After sealing the electrode assembly into one end of the tube envelope, attach a short glass tube (exhaust tube) to the other end for connection to the vacuum pump. Seal the other end of the main envelope, leaving only the exhaust tube open.
Vacuum Processing
The tube must be evacuated to a pressure below approximately 0.001 Pa (10^-5 mbar) to eliminate gas molecule collisions that would prevent electron flow and cause premature failure. Achieving this vacuum requires a multi-stage pumping process.
Stage 1: Roughing pump. A mechanical vacuum pump (rotary vane pump, piston pump, or water aspirator) reduces pressure from atmospheric (100,000 Pa) to approximately 10 Pa. A simple water aspirator connected to running water achieves about 3000 Pa, insufficient on its own but useful as a roughing stage. A hand-operated piston pump with check valves reaches similar pressures with more effort.
Stage 2: Diffusion pump or sorption pump. Below 10 Pa, mechanical pumps become inefficient. An oil diffusion pump uses heated oil vapor jets to capture gas molecules and carry them to the backing pump. Diffusion pumps can reach 10^-4 Pa or below. Construction requires a metal or glass chamber, an electric heater, and high-vacuum oil (a clean, low-vapor-pressure oil such as refined castor oil or commercial vacuum pump oil).
Stage 3: Bakeout. While pumping, heat the entire glass envelope and electrode assembly to 300-400°C with a tube furnace or electrical heating tape. Baking drives out gas absorbed in the glass walls and metal surfaces — gas that would be released slowly over months of operation if not removed now. Continue baking and pumping for several hours until the pressure stops falling.
Stage 4: Outgassing electrodes. While still hot and under vacuum, pass current through the cathode filament to heat it electrically. The high temperatures reached (1000-2000°C depending on cathode type) drive off absorbed gases from the electrode surfaces. Monitor with a vacuum gauge or discharge tube indicator.
Stage 5: Getter firing. A small piece of getter material (barium metal in a small metal cup) is positioned inside the tube before sealing. After pumping and bakeout, heat the getter by induction (using a radio-frequency coil outside the glass) or by electron bombardment (briefly running the tube at high voltage). The barium evaporates and deposits on the glass walls, where it absorbs any remaining gas molecules. The silvery metallic deposit on the inside of a finished tube is the fired getter.
Stage 6: Tip-off. When the vacuum is adequate (confirmed by measuring the discharge characteristics at low voltage, or by the appearance of a clean getter flash), seal the exhaust tube while the pump is still connected by melting it with a torch until the glass pinches closed and separates.
Testing and Verification
A finished diode should conduct current readily when the plate is positive relative to the cathode and conduct negligible current when the plate is negative (reverse biased).

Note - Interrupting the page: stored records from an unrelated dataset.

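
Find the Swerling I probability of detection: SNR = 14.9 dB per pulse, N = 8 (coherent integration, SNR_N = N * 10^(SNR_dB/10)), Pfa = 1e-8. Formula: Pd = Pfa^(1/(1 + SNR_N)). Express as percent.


SNR_lin = 10^(14.9/10) = 30.90295
SNR_N = 8 * 30.90295 = 247.2236
1/(1 + SNR_N) = 1/248.2236 = 0.0040286
Pd = (1e-8)^0.0040286 = 0.92848
Pd = 92.8%

92.8%


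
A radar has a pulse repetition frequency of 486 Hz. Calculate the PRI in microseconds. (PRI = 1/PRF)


PRI = 1/486 = 0.0020576132 s = 2057.6 us

2057.6 us


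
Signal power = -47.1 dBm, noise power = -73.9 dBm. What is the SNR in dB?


SNR = -47.1 - (-73.9) = 26.8 dB

26.8 dB


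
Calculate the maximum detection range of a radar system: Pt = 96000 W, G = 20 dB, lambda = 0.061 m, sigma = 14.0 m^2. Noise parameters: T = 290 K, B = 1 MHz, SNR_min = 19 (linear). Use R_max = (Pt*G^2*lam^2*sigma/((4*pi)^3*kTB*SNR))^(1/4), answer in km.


G_lin = 10^(20/10) = 100.0
R^4 = 96000 * 100.0^2 * 0.061^2 * 14.0 / ((4*pi)^3 * 1.38e-23 * 290 * 1000000.0 * 19)
R^4 = 3.31435e17 m^4
R_max = (3.31435e17)^(1/4) = 23993.8 m = 24.0 km

24.0 km


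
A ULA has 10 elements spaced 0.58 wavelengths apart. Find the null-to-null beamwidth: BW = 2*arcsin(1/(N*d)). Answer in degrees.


1/(N*d) = 1/(10*0.58) = 0.172414
BW = 2*arcsin(0.172414) = 19.9 degrees

19.9 degrees


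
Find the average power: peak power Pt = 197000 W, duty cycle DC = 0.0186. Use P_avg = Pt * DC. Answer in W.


P_avg = 197000 * 0.0186 = 3664.2 W

3664.2 W


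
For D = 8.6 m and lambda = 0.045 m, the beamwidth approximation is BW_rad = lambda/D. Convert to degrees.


BW_rad = 0.045 / 8.6 = 0.005233
BW_deg = 0.3 degrees

0.3 degrees


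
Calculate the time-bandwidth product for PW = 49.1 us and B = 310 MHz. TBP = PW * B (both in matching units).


TBP = 49.1 * 310 = 15221.0

15221.0


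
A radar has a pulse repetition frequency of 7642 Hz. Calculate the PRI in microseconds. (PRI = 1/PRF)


PRI = 1/7642 = 0.0001308558 s = 130.9 us

130.9 us


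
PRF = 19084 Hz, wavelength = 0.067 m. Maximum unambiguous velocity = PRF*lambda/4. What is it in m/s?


V_ua = 19084 * 0.067 / 4 = 319.7 m/s

319.7 m/s


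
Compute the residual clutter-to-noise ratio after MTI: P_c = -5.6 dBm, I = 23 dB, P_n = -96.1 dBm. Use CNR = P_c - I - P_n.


CNR = -5.6 - 23 - (-96.1) = 67.5 dB

67.5 dB


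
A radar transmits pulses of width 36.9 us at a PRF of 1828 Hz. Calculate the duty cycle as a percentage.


DC = 36.9e-6 * 1828 * 100 = 6.75%

6.75%


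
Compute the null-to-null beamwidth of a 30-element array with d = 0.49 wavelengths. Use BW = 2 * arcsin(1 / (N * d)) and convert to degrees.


1/(N*d) = 1/(30*0.49) = 0.068027
BW = 2*arcsin(0.068027) = 7.8 degrees

7.8 degrees


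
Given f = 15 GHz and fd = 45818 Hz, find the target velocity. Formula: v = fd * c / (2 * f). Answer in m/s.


v = 45818 * 3e8 / (2 * 15000000000.0) = 458.2 m/s

458.2 m/s


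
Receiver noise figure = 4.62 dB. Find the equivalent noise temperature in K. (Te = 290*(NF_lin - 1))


NF_lin = 10^(4.62/10) = 2.897344
Te = 290 * (2.897344 - 1) = 550.2 K

550.2 K


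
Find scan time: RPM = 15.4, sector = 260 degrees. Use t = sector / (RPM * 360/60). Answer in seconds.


t = 260 / (15.4 * 360) * 60 = 2.81 s

2.81 s


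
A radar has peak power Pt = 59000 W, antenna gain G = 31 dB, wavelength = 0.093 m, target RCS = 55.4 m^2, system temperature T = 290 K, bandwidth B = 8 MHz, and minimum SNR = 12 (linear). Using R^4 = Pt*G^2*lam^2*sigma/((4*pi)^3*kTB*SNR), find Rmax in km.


G_lin = 10^(31/10) = 1258.925412
R^4 = 59000 * 1258.925412^2 * 0.093^2 * 55.4 / ((4*pi)^3 * 1.38e-23 * 290 * 8000000.0 * 12)
R^4 = 5.87692e19 m^4
R_max = (5.87692e19)^(1/4) = 87556.3 m = 87.6 km

87.6 km


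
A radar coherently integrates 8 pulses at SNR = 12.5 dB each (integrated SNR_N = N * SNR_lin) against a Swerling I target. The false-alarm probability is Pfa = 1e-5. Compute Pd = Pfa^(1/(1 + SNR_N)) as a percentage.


SNR_lin = 10^(12.5/10) = 17.78279
SNR_N = 8 * 17.78279 = 142.26232
1/(1 + SNR_N) = 1/143.26232 = 0.0069802
Pd = (1e-5)^0.0069802 = 0.92278
Pd = 92.3%

92.3%


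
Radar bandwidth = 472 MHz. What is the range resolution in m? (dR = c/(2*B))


dR = 3e8 / (2 * 472000000.0) = 0.32 m

0.32 m


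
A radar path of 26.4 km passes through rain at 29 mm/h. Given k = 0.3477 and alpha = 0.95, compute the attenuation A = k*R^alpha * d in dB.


gamma = 0.3477 * 29^0.95 = 8.520847 dB/km
A = 8.520847 * 26.4 = 224.95 dB

224.95 dB


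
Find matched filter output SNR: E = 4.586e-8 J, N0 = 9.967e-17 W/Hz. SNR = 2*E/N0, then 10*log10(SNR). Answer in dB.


SNR_lin = 2 * 4.586e-8 / 9.967e-17 = 9.202e8
SNR_dB = 10*log10(9.202e8) = 89.6 dB

89.6 dB


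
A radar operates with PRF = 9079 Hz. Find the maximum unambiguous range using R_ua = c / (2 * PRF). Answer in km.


R_ua = 3e8 / (2 * 9079) = 16521.6 m = 16.5 km

16.5 km


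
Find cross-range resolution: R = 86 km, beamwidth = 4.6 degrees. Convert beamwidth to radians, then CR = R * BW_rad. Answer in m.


BW_rad = 0.080285146
CR = 86000 * 0.080285146 = 6904.5 m

6904.5 m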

Test by connecting a DC supply through a current-limiting resistor to the tube. With a heated cathode and 50-100V positive plate voltage, current should flow proportional to the applied voltage up to the emission limit.

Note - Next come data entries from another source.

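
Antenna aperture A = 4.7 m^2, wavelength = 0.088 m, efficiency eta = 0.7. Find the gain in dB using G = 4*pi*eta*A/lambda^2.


G_linear = 4*pi*0.7*4.7/0.088^2 = 5338.76
G_dB = 10*log10(5338.76) = 37.3 dB

37.3 dB


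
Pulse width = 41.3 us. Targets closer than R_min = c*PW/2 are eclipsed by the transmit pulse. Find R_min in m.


R_min = 3e8 * 41.3e-6 / 2 = 6195.0 m

6195.0 m


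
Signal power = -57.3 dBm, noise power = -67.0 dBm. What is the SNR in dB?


SNR = -57.3 - (-67.0) = 9.7 dB

9.7 dB


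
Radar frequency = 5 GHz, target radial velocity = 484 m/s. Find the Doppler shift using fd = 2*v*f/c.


fd = 2 * 484 * 5000000000.0 / 3e8 = 16133.3 Hz

16133.3 Hz


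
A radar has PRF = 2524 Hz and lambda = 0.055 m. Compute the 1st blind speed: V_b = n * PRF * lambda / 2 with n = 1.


V_blind = 1 * 2524 * 0.055 / 2 = 69.4 m/s

69.4 m/s


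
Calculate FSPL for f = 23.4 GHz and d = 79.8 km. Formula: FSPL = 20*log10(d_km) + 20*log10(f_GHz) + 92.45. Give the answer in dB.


20*log10(79.8) = 38.04
20*log10(23.4) = 27.38
FSPL = 157.9 dB

157.9 dB


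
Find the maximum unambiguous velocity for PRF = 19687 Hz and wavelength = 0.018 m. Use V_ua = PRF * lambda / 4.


V_ua = 19687 * 0.018 / 4 = 88.6 m/s

88.6 m/s


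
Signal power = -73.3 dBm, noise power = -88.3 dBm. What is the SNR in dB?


SNR = -73.3 - (-88.3) = 15.0 dB

15.0 dB


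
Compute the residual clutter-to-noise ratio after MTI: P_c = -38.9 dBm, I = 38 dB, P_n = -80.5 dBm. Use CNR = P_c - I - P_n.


CNR = -38.9 - 38 - (-80.5) = 3.6 dB

3.6 dB


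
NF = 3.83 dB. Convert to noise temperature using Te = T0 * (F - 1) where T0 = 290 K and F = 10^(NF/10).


NF_lin = 10^(3.83/10) = 2.415461
Te = 290 * (2.415461 - 1) = 410.5 K

410.5 K


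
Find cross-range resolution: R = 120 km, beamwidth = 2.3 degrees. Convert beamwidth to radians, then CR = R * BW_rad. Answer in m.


BW_rad = 0.040142573
CR = 120000 * 0.040142573 = 4817.1 m

4817.1 m


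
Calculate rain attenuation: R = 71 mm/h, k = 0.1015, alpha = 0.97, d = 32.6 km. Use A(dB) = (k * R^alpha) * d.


gamma = 0.1015 * 71^0.97 = 6.341422 dB/km
A = 6.341422 * 32.6 = 206.73 dB

206.73 dB


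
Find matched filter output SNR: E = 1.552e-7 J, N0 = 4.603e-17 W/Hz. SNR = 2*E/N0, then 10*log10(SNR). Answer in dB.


SNR_lin = 2 * 1.552e-7 / 4.603e-17 = 6.743e9
SNR_dB = 10*log10(6.743e9) = 98.3 dB

98.3 dB


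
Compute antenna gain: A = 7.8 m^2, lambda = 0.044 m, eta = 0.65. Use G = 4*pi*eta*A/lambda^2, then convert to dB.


G_linear = 4*pi*0.65*7.8/0.044^2 = 32908.83
G_dB = 10*log10(32908.83) = 45.2 dB

45.2 dB


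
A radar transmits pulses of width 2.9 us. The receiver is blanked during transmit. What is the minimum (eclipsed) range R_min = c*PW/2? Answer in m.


R_min = 3e8 * 2.9e-6 / 2 = 435.0 m

435.0 m


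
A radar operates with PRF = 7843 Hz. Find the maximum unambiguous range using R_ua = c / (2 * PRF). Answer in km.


R_ua = 3e8 / (2 * 7843) = 19125.3 m = 19.1 km

19.1 km


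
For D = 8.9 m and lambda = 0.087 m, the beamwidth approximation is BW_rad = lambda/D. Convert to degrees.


BW_rad = 0.087 / 8.9 = 0.009775
BW_deg = 0.56 degrees

0.56 degrees


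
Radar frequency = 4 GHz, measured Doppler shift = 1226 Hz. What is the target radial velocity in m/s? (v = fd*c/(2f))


v = 1226 * 3e8 / (2 * 4000000000.0) = 46.0 m/s

46.0 m/s


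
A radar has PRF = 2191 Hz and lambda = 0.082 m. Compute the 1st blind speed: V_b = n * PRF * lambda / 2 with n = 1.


V_blind = 1 * 2191 * 0.082 / 2 = 89.8 m/s

89.8 m/s


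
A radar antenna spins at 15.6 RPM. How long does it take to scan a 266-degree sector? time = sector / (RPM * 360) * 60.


t = 266 / (15.6 * 360) * 60 = 2.84 s

2.84 s


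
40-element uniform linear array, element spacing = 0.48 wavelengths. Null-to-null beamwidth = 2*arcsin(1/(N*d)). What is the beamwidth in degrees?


1/(N*d) = 1/(40*0.48) = 0.052083
BW = 2*arcsin(0.052083) = 6.0 degrees

6.0 degrees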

Poor vacuum manifests as blue or purple glow inside the tube during operation (residual gas ionization), soft vacuum (the tube conducts in reverse direction due to ion currents), or the diode acting as if it has a high series resistance (gas collisions impede electron flow). A properly evacuated tube shows no visible glow in darkness.

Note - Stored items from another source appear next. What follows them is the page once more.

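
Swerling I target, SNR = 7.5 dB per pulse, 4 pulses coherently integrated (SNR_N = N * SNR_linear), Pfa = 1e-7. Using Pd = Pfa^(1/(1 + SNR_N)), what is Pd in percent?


SNR_lin = 10^(7.5/10) = 5.62341
SNR_N = 4 * 5.62341 = 22.49364
1/(1 + SNR_N) = 1/23.49364 = 0.0425647
Pd = (1e-7)^0.0425647 = 0.50356
Pd = 50.4%

50.4%


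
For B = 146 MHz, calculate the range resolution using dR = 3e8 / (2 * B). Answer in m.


dR = 3e8 / (2 * 146000000.0) = 1.03 m

1.03 m


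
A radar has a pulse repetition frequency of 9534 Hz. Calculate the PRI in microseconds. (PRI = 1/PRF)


PRI = 1/9534 = 0.0001048878 s = 104.9 us

104.9 us


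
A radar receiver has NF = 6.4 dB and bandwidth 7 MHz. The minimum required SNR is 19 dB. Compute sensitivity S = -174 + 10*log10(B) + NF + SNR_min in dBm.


10*log10(7000000.0) = 68.45
S = -174 + 68.45 + 6.4 + 19 = -80.1 dBm

-80.1 dBm


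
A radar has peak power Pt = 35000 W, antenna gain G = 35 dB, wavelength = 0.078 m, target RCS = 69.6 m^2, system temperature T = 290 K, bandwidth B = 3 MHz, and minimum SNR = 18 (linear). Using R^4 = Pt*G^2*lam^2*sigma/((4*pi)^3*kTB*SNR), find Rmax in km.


G_lin = 10^(35/10) = 3162.27766
R^4 = 35000 * 3162.27766^2 * 0.078^2 * 69.6 / ((4*pi)^3 * 1.38e-23 * 290 * 3000000.0 * 18)
R^4 = 3.45594e20 m^4
R_max = (3.45594e20)^(1/4) = 136345.7 m = 136.3 km

136.3 km


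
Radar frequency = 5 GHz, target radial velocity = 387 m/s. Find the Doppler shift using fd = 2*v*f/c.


fd = 2 * 387 * 5000000000.0 / 3e8 = 12900.0 Hz

12900.0 Hz


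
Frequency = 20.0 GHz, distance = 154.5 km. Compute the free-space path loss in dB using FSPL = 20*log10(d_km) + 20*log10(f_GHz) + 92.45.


20*log10(154.5) = 43.78
20*log10(20.0) = 26.02
FSPL = 162.2 dB

162.2 dB


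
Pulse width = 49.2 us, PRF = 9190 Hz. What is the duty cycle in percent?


DC = 49.2e-6 * 9190 * 100 = 45.21%

45.21%


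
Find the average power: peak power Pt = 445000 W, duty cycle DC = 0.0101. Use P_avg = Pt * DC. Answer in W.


P_avg = 445000 * 0.0101 = 4494.5 W

4494.5 W


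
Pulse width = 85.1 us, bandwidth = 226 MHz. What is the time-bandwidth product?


TBP = 85.1 * 226 = 19232.6

19232.6


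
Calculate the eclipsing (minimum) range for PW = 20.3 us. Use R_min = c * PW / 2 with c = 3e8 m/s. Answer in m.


R_min = 3e8 * 20.3e-6 / 2 = 3045.0 m

3045.0 m


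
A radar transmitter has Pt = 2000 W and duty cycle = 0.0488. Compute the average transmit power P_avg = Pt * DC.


P_avg = 2000 * 0.0488 = 97.6 W

97.6 W


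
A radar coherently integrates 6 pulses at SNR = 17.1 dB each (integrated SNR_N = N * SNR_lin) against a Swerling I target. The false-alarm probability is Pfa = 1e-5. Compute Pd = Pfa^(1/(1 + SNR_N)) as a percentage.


SNR_lin = 10^(17.1/10) = 51.28614
SNR_N = 6 * 51.28614 = 307.71684
1/(1 + SNR_N) = 1/308.71684 = 0.0032392
Pd = (1e-5)^0.0032392 = 0.96339
Pd = 96.3%

96.3%


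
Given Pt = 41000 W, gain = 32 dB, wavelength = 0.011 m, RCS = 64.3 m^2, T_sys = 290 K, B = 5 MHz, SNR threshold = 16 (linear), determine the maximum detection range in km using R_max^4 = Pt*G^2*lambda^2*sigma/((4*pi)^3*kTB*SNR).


G_lin = 10^(32/10) = 1584.893192
R^4 = 41000 * 1584.893192^2 * 0.011^2 * 64.3 / ((4*pi)^3 * 1.38e-23 * 290 * 5000000.0 * 16)
R^4 = 1.2612e18 m^4
R_max = (1.2612e18)^(1/4) = 33511.7 m = 33.5 km

33.5 km


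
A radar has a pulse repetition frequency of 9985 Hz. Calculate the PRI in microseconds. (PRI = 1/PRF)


PRI = 1/9985 = 0.0001001502 s = 100.2 us

100.2 us


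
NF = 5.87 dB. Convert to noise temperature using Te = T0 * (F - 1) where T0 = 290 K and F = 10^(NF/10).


NF_lin = 10^(5.87/10) = 3.86367
Te = 290 * (3.86367 - 1) = 830.5 K

830.5 K


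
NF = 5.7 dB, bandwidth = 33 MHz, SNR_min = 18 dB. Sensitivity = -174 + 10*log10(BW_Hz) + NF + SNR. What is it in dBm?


10*log10(33000000.0) = 75.19
S = -174 + 75.19 + 5.7 + 18 = -75.1 dBm

-75.1 dBm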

Test emission adequacy by measuring the saturation current — the maximum current the cathode can supply regardless of how high the plate voltage is raised. For an oxide-coated cathode diode with a 10mm × 5mm active area, saturation current should reach at least 10-50mA. Insufficient emission indicates the cathode was not properly activated or was contaminated during processing.